A sane architecture would be running your application on something that has at least the resources of a phone (e.g. 8+ GB RAM), in which case it should just buffer 100k connections without issue if that's what you need/want it to do. A sane application framework has connection pooling to the database built in, so the 100k requests would share ~16-32 connections and your developers never have to think about such things.

nijave · on June 26, 2024

You need to multiple that out by request servicing time.

Say your application uses 25ms real CPU time per request. That's 40 reqs/sec/cpu core. On a 4 core server, that's 160reqs/sec.
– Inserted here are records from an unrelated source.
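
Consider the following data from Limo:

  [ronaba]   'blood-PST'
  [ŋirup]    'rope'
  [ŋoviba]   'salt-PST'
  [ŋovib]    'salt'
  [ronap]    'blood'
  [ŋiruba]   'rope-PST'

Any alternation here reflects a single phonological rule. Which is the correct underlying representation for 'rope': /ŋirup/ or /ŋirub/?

/ŋirup/

The stem for 'rope' ends in [b] in [ŋiruba] but [p] in [ŋirup].
If /b/ were underlying and a rule turned it into [p] in isolation, 'salt' would also alternate; but it has [b] in both [ŋoviba] and [ŋovib].
Therefore /p/ is basic and [b] is derived by intervocalic voicing (voiceless stops become voiced between vowels).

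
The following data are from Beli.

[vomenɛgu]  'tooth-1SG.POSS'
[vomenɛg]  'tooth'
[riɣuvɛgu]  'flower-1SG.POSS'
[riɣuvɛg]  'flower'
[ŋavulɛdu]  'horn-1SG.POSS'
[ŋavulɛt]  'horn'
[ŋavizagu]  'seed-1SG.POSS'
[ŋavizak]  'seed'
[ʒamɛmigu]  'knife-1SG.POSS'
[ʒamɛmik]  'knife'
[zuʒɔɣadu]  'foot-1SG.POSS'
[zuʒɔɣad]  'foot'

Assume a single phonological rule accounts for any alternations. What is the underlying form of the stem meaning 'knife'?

/ʒamɛmik/

The root 'knife' surfaces as [ʒamɛmigu] and [ʒamɛmik], with a stem-final [g] ~ [k] alternation.
But 'tooth' keeps [g] in both environments ([vomenɛgu], [vomenɛg]), so there is no rule changing /g/ to [k] in isolation.
Therefore /k/ is basic and [g] is derived by intervocalic voicing (voiceless stops become voiced between vowels).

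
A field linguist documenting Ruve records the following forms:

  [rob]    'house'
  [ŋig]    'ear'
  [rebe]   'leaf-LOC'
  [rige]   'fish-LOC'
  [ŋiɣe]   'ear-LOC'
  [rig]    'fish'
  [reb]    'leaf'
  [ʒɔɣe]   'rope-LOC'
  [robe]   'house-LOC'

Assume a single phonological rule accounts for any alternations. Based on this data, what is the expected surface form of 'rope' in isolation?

[ʒɔg]

'ear' shows [g] ~ [ɣ] at the end of the stem ([ŋig] vs [ŋiɣe]).
But 'fish' keeps [g] in both environments ([rig], [rige]), so there is no rule changing /g/ to [ɣ] before the LOC suffix.
So /ɣ/ is underlying, and a rule of word-final hardening — voiced fricatives become stops word-finally — gives [g].
From [ʒɔɣe] the stem 'rope' is /ʒɔɣ/; word-finally this yields [ʒɔg].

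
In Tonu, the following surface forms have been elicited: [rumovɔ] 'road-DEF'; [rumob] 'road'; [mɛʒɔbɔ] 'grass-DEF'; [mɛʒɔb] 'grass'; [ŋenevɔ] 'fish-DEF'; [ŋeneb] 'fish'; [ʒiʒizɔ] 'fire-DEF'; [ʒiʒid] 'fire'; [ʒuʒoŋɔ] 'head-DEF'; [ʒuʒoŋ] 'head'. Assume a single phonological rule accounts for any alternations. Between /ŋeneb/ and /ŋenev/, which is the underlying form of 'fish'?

/ŋenev/

The stem for 'fish' ends in [v] in [ŋenevɔ] but [b] in [ŋeneb].
The stem 'grass' ([mɛʒɔbɔ], [mɛʒɔb]) shows [b] unchanged in both environments, so [b] cannot be basic with [v] derived before the DEF suffix.
The underlying segment must be /v/; voiced fricatives become stops word-finally, yielding [b] there.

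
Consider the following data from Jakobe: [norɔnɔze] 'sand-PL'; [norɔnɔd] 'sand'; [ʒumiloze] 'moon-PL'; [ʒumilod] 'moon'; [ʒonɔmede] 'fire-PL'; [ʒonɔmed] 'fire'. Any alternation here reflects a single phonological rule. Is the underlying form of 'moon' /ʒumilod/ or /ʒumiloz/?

In [ʒumiloze] and [ʒumilod] the final segment of 'moon' alternates: [z] ~ [d].
But 'fire' keeps [d] in both environments ([ʒonɔmede], [ʒonɔmed]), so there is no rule changing /d/ to [z] before the PL suffix.
The underlying segment must be /z/; voiced fricatives become stops word-finally, yielding [d] there.

/ʒumiloz/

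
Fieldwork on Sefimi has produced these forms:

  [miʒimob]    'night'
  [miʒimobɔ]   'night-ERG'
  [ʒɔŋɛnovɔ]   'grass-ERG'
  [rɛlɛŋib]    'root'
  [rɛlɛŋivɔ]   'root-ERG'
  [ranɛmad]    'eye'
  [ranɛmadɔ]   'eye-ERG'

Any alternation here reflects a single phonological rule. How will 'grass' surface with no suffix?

[ʒɔŋɛnob]

'root' shows [b] ~ [v] at the end of the stem ([rɛlɛŋib] vs [rɛlɛŋivɔ]).
If /b/ were underlying and a rule turned it into [v] before the ERG suffix, 'night' would also alternate; but it has [b] in both [miʒimob] and [miʒimobɔ].
Therefore /v/ is basic and [b] is derived by word-final hardening (voiced fricatives become stops word-finally).
From [ʒɔŋɛnovɔ] the stem 'grass' is /ʒɔŋɛnov/; word-finally this yields [ʒɔŋɛnob].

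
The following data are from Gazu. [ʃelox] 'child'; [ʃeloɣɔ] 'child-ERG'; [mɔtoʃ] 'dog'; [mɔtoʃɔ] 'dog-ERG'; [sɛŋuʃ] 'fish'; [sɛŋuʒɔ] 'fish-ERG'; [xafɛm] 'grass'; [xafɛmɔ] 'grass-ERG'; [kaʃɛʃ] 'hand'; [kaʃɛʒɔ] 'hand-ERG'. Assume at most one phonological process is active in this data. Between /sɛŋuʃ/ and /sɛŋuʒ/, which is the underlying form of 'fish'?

In [sɛŋuʃ] and [sɛŋuʒɔ] the final segment of 'fish' alternates: [ʃ] ~ [ʒ].
But 'dog' keeps [ʃ] in both environments ([mɔtoʃ], [mɔtoʃɔ]), so there is no rule changing /ʃ/ to [ʒ] before the ERG suffix.
The underlying segment must be /ʒ/; voiced obstruents become voiceless word-finally, yielding [ʃ] there.

/sɛŋuʒ/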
That's 625 seconds to clear that backlog assuming a linear rate (it's probably sub linear unless you have good load shedding).

So that's 10 minutes to service 100k requests in your example. I'm ignoring any persistent storage (DB) since that would exist with our without Lambda so that would need its own design/architecture.

chuckadams · on June 22, 2024

I'd call pooling part of "the DB". "DB Layer" if you must, or the interface to it, whatever. Anyway, AWS has RDS Proxy, which held up pretty well against my (ad hoc and unscientific) load tests. But if you're actually trying to handle 100K DB requests in flight at once, your DB layer probably has some distributed architecture going on already.

ndriscoll · on June 22, 2024

If you're using RDS proxy, now you're not scaling to zero, and you still can't handle 100k burst requests because lambda can't do that. So why not use a normal application architecture which actually can handle bursts no problem and doesn't need a distributed database?

Lambda could be a compelling offering for many use cases if they made it so that you could set concurrency on each invocation. e.g. only spin up one invocation if you have fewer then 1k requests in flight, and let that invocation process them concurrently. But as long as it can only do 1 request at a time per invocation, it's just a vastly worse version of spinning up 1 process per request, which we moved away from because of how poorly it scales.

nijave · on June 26, 2024

Lambda can scale to 10k in 1 minute https://aws.amazon.com/blogs/aws/aws-lambda-functions-now-sc...

If your response time is 100ms, that's 100k requests in 1 minute.

Lambda runs your code in a VM that's kept hot so repeated invocations aren't launching processes. AWS is eating the cost of keeping the infra idle for you (arguably passing it on).

ndriscoll · on June 26, 2024

A normal application can scale to 10k concurrent requests as fast as they come in (i.e. a fraction of a second). Even at 16kB/request, that's a little over 160 MB of memory. That's the point: a socket and a couple objects per request scales way better than 1 process/request which scales way better than 1 VM per request, regardless of how hot you keep the VM.

Serving 10k concurrent connections/requests was an interesting problem in 1999. People were doing 10M on one server 10 years ago[0]. Lambda is traveling back in time 30 years.

[0] https://migratorydata.com/blog/migratorydata-solved-the-c10m...